物価高騰が長期化するなか、新潟県燕市は市民生活や地域経済を下支えする独自の物価高騰対策を実施する。国の重点支援地方交付金などを活用し、市民向けのクーポン配布や水道料金の減免、低所得世帯や子育て世帯への給付金支給が柱。関連する予算案は、27日開かれる市議会臨時会で上程する。
市民向け施策としては、市民1人当たり5,000円分の「燕応援フェニックスクーポン(第8弾)」を配布する。5月下旬から順に発送し、使用期限は12月31日まで。事業費は約3億7,000万円。
固定費負担の軽減策として、水道基本料金を6月検針分から11月検針分までの6カ月間、全額減免する。事業費は約1億5,000万円で、生活に欠かせない水道料金の負担を直接的に抑える。
低所得世帯への支援では、住民税非課税世帯に1世帯当たり2万円の臨時給付金を支給する。このうち5,000円分は灯油などの購入費助成事業分。
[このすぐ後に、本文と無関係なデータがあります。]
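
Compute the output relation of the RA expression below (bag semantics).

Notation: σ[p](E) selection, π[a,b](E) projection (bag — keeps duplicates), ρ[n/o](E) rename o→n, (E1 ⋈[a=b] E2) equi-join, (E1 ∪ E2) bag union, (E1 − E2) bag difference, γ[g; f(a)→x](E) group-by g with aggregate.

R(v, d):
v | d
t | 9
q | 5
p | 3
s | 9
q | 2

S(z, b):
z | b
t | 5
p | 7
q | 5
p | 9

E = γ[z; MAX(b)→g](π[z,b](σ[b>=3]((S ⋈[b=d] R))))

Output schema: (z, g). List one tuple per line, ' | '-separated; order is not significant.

Row counts bottom-up:
  S → 4
  R → 5
  (S ⋈[b=d] R) → 4
  σ[b>=3]((S ⋈[b=d] R)) → 4
  π[z,b](σ[b>=3]((S ⋈[b=d] R))) → 4
  γ[z; MAX(b)→g](π[z,b](σ[b>=3]((S ⋈[b=d] R)))) → 3

== RESULT ==
z | g
p | 9
q | 5
t | 5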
また、住民税非課税世帯以外のひとり親世帯についても、児童1人当たり5,000円を給付する。
子育て世帯向けには、児童1人当たり2万円の「物価高対応子育て応援手当」を支給する。子ども2人の4人世帯では最大約6万4,000円、非課税の2人世帯では約3万4,000円相当の支援効果を見込む。
事業者向け支援については、国が示す推奨事業メニューを踏まえ、令和8年度当初予算以降に実施する方針だ。